O capítulo 3 é dedicado a pensar as diferentes formas de engajamento com o território, para produzir uma relação de territorialidade depois da experiência de uma reterritorialização. A partir do caso Tuxá, seguimos as lideranças em um deslocamento entre dois grupos de um mesmo povo separado pela construção da Usina Hidrelétrica de Itaparica e discute-se como se dão os vínculos do grupo reterritorializado (Tuxá de Inajá) com o território tradicional e o novo território que ocupam. Buscamos também, retratar as recentes formas de associação entre o grupo fracionado, assim como, delinear os principais elementos constitutivos de sua luta.

A partir do trabalho de campo entre os Pankararu, o capítulo 4 se debruça sobre a relação entre água e esse povo. A discussão se elabora entre os atuais modelos de gestão da água, as intensas transformações do território desse grupo indígena e uso do rio São Francisco a partir da implantação da UHE de Itaparica. Também, analisamos os elementos que constituem a luta desse povo pela água e as modificações recentes com a construção do projeto da adutora Pankararu. O objetivo do capítulo é discutir, pormenorizadamente, essas equações entre território e água, e também, sugerir que a cosmologia desse povo se constitui intrinsecamente aos elementos ecológicos constitutivos de seu território, pessoas e a água.

Por fim, o capitulo 5, a partir do caso de uma sobreposição territorial, pretendo demonstrar como existe um acirramento nos conflitos fundiários por conta de uma nova obra para disponibilidade hídrica, pois há uma grande especulação pelas terras que serão vizinhas aos novos canais, acuando as populações tradicionais que estão em processo de regulamentação de terras. No caso do povo Pipipã, que me relacionei durante a pesquisa, mesmo que tenha se fixado junto ao poder público a prioridade de tramitar a regularização fundiária, concomitantemente, às obras da transposição, os processos ficaram parados enquanto a obra prosseguia. Dessa forma, estabeleço que seria impróprio falar de água

sem falar também da terra, principalmente no que diz respeito à questão do direito de acesso à água, que está vinculada à territorialização dos fluxos do rio.

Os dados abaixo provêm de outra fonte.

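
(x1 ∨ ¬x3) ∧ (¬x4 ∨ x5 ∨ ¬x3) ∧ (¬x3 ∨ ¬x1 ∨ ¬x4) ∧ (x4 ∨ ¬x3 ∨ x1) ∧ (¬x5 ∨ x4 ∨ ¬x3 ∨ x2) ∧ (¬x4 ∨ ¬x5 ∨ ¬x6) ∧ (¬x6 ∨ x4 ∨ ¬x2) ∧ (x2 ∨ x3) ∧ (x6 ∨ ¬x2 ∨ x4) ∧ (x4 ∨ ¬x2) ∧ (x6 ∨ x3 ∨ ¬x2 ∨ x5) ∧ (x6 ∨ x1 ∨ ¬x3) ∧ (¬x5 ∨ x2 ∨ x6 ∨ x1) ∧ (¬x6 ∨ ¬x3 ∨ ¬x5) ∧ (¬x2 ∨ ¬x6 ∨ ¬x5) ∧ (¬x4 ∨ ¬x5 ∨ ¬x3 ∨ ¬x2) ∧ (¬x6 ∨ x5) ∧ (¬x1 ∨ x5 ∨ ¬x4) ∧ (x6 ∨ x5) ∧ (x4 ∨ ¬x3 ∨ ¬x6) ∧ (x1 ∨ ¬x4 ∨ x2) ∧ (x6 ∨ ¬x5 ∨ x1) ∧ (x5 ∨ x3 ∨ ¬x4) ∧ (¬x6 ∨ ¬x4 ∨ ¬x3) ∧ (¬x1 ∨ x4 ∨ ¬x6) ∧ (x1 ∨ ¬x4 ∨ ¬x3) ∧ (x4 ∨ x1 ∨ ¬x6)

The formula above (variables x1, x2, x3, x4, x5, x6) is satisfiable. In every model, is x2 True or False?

True

Suppose x2 = False.
Unit clause (x3) forces x3 = True.
Unit clause (x1) forces x1 = True.
Unit clause (¬x4) forces x4 = False.
Unit clause (¬x5) forces x5 = False.
Unit clause (¬x6) forces x6 = False.
That conflicts with the unit clause (x6).
So every satisfying assignment has x2 = True.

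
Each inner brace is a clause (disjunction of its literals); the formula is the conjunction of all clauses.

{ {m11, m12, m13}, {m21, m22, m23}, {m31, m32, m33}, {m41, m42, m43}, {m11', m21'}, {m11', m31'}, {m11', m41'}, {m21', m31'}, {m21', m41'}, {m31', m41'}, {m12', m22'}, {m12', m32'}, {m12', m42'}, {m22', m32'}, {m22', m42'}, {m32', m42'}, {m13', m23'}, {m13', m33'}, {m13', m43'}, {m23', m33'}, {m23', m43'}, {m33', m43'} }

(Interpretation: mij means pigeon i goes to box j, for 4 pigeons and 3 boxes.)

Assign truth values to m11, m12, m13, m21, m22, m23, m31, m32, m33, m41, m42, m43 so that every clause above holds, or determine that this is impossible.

UNSATISFIABLE

Try m11 = 0.
Try m12 = 1.
(m22') alone gives m22 = 0.
(m32') alone gives m32 = 0.
(m42') alone gives m42 = 0.
Try m21 = 1.
(m31') alone gives m31 = 0.
(m33) alone gives m33 = 1.
(m41') alone gives m41 = 0.
(m43) alone gives m43 = 1.
Now (m43') is unsatisfied and unit — conflict.
So m21 must be the other value — set m21 = 0.
(m23) alone gives m23 = 1.
(m13') alone gives m13 = 0.
(m33') alone gives m33 = 0.
(m31) alone gives m31 = 1.
(m41') alone gives m41 = 0.
(m43) alone gives m43 = 1.
Now (m43') is unsatisfied and unit — conflict.
Both values of m21 lead to a conflict.
So m12 must be the other value — set m12 = 0.
(m13) alone gives m13 = 1.
(m23') alone gives m23 = 0.
(m33') alone gives m33 = 0.
(m43') alone gives m43 = 0.
Try m21 = 1.
(m31') alone gives m31 = 0.
(m32) alone gives m32 = 1.
(m41') alone gives m41 = 0.
(m42) alone gives m42 = 1.
Now (m42') is unsatisfied and unit — conflict.
So m21 must be the other value — set m21 = 0.
(m22) alone gives m22 = 1.
(m32') alone gives m32 = 0.
(m31) alone gives m31 = 1.
(m41') alone gives m41 = 0.
(m42) alone gives m42 = 1.
Now (m42') is unsatisfied and unit — conflict.
Both values of m21 lead to a conflict.
Both values of m12 lead to a conflict.
So m11 must be the other value — set m11 = 1.
(m21') alone gives m21 = 0.
(m31') alone gives m31 = 0.
(m41') alone gives m41 = 0.
Try m22 = 1.
(m12') alone gives m12 = 0.
(m32') alone gives m32 = 0.
(m33) alone gives m33 = 1.
(m42') alone gives m42 = 0.
(m43) alone gives m43 = 1.
Now (m43') is unsatisfied and unit — conflict.
So m22 must be the other value — set m22 = 0.
(m23) alone gives m23 = 1.
(m13') alone gives m13 = 0.
(m33') alone gives m33 = 0.
(m32) alone gives m32 = 1.
(m12') alone gives m12 = 0.
(m42') alone gives m42 = 0.
(m43) alone gives m43 = 1.
Now (m43') is unsatisfied and unit — conflict.
Both values of m22 lead to a conflict.
Both values of m11 lead to a conflict.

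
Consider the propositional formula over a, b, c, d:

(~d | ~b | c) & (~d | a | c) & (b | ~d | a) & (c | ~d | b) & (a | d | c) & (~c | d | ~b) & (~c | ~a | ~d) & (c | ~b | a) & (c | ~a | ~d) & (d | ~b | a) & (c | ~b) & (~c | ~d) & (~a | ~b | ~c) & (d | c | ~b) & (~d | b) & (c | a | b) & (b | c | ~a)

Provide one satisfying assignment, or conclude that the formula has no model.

Case c = 1:
Unit clause (~d) forces d = 0.
Unit clause (~b) forces b = 0.
All clauses hold; a can take either value.

a ↦ 0; b ↦ 0; c ↦ 1; d ↦ 0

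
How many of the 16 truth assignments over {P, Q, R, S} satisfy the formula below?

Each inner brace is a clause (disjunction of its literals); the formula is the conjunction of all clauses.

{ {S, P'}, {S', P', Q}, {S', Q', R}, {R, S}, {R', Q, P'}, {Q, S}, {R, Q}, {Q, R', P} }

There are 2^4 = 16 truth assignments over (P, Q, R, S).
Check each against the 8 clauses (columns in the order P, Q, R, S):
  F F F F  ✗ fails (R + S)
  F F F T  ✗ fails (R + Q)
  F F T F  ✗ fails (Q + S)
  F F T T  ✗ fails (Q + R' + P)
  F T F F  ✗ fails (R + S)
  F T F T  ✗ fails (S' + Q' + R)
  F T T F  ✓ satisfies all
  F T T T  ✓ satisfies all
  T F F F  ✗ fails (S + P')
  T F F T  ✗ fails (S' + P' + Q)
  T F T F  ✗ fails (S + P')
  T F T T  ✗ fails (S' + P' + Q)
  T T F F  ✗ fails (S + P')
  T T F T  ✗ fails (S' + Q' + R)
  T T T F  ✗ fails (S + P')
  T T T T  ✓ satisfies all
3 of the 16 rows are models.

3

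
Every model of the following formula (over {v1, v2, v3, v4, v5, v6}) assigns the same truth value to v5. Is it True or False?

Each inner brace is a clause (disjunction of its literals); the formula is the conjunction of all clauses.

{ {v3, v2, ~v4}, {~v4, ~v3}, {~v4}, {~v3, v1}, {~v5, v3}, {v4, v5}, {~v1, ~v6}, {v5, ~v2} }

True

Suppose v5 = 0.
(~v4) alone gives v4 = 0.
Now (v4) is unsatisfied and unit — conflict.
So every satisfying assignment has v5 = True.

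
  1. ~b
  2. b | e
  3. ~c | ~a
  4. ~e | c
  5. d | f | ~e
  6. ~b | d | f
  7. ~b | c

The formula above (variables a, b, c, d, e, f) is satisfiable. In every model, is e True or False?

Suppose e = 0.
Unit clause (~b) forces b = 0.
That conflicts with the unit clause (b).
So every satisfying assignment has e = True.

True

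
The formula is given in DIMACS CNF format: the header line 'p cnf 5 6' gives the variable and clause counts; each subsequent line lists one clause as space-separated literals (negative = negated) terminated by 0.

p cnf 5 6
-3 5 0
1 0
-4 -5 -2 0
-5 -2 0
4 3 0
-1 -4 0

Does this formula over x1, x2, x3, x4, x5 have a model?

Satisfiable

Unit clause (x1) forces x1 = True.
Unit clause (¬x4) forces x4 = False.
Unit clause (x3) forces x3 = True.
Unit clause (x5) forces x5 = True.
Unit clause (¬x2) forces x2 = False.
This assignment satisfies each clause.
A satisfying assignment: x1=True,  x2=False,  x3=True,  x4=False,  x5=True.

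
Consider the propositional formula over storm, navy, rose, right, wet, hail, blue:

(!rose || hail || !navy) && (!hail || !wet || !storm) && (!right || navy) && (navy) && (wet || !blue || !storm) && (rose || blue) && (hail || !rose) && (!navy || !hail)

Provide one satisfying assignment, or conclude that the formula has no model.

Unit clause (navy) forces navy = true.
Unit clause (!hail) forces hail = false.
Unit clause (!rose) forces rose = false.
Unit clause (blue) forces blue = true.
Case wet = true:
Every clause is now satisfied; storm, right are unconstrained.

storm: true,  navy: true,  rose: false,  right: false,  wet: true,  hail: false,  blue: true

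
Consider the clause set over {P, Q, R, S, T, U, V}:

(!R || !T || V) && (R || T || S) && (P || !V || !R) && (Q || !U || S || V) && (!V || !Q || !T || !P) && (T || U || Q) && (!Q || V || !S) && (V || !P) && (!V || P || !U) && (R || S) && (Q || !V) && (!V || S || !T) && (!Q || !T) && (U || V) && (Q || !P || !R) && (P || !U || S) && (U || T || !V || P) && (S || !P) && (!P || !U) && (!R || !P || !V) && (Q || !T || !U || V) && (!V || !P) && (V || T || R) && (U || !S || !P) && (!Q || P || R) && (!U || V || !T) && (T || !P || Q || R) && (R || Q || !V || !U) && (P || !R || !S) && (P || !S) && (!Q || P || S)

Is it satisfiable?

Branch on V: set V = true.
Unit clause (Q) forces Q = true.
Unit clause (!T) forces T = false.
Unit clause (!P) forces P = false.
Unit clause (!R) forces R = false.
But (R) is also a unit clause — contradiction.
That branch fails; take V = false instead.
Unit clause (!P) forces P = false.
Unit clause (U) forces U = true.
Unit clause (S) forces S = true.
But (!S) is also a unit clause — contradiction.
Neither V = true nor V = false works.
No assignment satisfies every clause.

No, unsatisfiable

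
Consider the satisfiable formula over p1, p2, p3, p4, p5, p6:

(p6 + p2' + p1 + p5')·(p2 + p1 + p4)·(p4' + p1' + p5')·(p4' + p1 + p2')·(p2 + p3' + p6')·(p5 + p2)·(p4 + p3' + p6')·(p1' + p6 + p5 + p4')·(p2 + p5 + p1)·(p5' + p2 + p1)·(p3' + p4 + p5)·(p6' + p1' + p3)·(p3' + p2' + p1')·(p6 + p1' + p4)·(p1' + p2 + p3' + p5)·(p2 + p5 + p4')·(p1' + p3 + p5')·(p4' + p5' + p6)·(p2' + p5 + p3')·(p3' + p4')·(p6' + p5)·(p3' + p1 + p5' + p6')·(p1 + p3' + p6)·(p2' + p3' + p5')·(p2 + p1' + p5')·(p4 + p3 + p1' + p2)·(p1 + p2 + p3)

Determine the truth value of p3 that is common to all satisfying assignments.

Suppose p3 = 1.
(p4') alone gives p4 = 0.
(p6') alone gives p6 = 0.
(p5) alone gives p5 = 1.
(p1') alone gives p1 = 0.
That conflicts with the unit clause (p1).
So every satisfying assignment has p3 = False.

False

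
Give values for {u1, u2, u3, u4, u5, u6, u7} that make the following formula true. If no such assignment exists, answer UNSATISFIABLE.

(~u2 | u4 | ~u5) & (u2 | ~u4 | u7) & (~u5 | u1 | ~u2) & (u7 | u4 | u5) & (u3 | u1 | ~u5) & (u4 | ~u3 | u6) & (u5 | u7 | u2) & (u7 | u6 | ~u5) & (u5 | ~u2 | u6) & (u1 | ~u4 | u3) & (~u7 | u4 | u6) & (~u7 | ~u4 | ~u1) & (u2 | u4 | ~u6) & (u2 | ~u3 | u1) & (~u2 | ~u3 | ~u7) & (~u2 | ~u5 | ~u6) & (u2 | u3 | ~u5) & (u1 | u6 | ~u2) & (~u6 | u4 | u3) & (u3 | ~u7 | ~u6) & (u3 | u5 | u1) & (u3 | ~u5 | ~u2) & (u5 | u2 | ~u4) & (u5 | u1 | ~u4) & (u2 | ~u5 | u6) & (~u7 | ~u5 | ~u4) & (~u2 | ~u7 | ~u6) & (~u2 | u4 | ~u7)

Try u2 = 1.
Try u4 = 1.
Try u5 = 0.
The clause (u6) is unit, so u6 = 1.
The clause (u1) is unit, so u1 = 1.
The clause (~u7) is unit, so u7 = 0.
All clauses hold; u3 can take either value.

u1 ↦ 1; u2 ↦ 1; u3 ↦ 1; u4 ↦ 1; u5 ↦ 0; u6 ↦ 1; u7 ↦ 0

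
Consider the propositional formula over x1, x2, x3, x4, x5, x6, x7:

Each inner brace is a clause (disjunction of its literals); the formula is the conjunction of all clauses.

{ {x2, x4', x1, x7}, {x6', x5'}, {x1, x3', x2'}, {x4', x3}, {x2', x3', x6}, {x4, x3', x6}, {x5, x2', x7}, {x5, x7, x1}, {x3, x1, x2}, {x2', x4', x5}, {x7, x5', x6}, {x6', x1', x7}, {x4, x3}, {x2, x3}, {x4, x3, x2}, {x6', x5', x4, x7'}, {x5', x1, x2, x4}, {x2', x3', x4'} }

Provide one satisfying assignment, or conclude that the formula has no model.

x1=1, x2=0, x3=1, x4=1, x5=0, x6=0, x7=0

Case x6 = 0:
Case x4 = 1:
(x3) alone gives x3 = 1.
(x2') alone gives x2 = 0.
Case x1 = 1:
Case x7 = 0:
(x5') alone gives x5 = 0.
All clauses are satisfied.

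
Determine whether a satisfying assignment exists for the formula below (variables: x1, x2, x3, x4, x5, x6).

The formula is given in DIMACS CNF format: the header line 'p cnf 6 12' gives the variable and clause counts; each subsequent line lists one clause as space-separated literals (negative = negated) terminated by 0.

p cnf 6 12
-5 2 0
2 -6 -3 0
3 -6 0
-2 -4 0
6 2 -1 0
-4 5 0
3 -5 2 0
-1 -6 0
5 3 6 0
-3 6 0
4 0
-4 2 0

The clause (x4) is unit, so x4 = True.
The clause (¬x2) is unit, so x2 = False.
That conflicts with the unit clause (x2).
No assignment satisfies every clause.

No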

Em comum nos três últimos capítulos, propomos a discussão de como a territorialidade das comunidades indígenas no sertão de Itaparica relaciona-se intrinsecamente com elementos da composição nativa do território. A vinculação ambiental protecionista desses povos é pautada pelo uso coletivo da água, não apenas a reinvindicação de direito às terras tradicionais, mas também, à preservação dos elementos nativos dos territórios indígenas que compõem seu mundo. A cosmologia que não dissocia a natureza, o corpo, as técnicas e a religiosidade, concebendo esses elementos em uma intrínseca e delicada imbricação.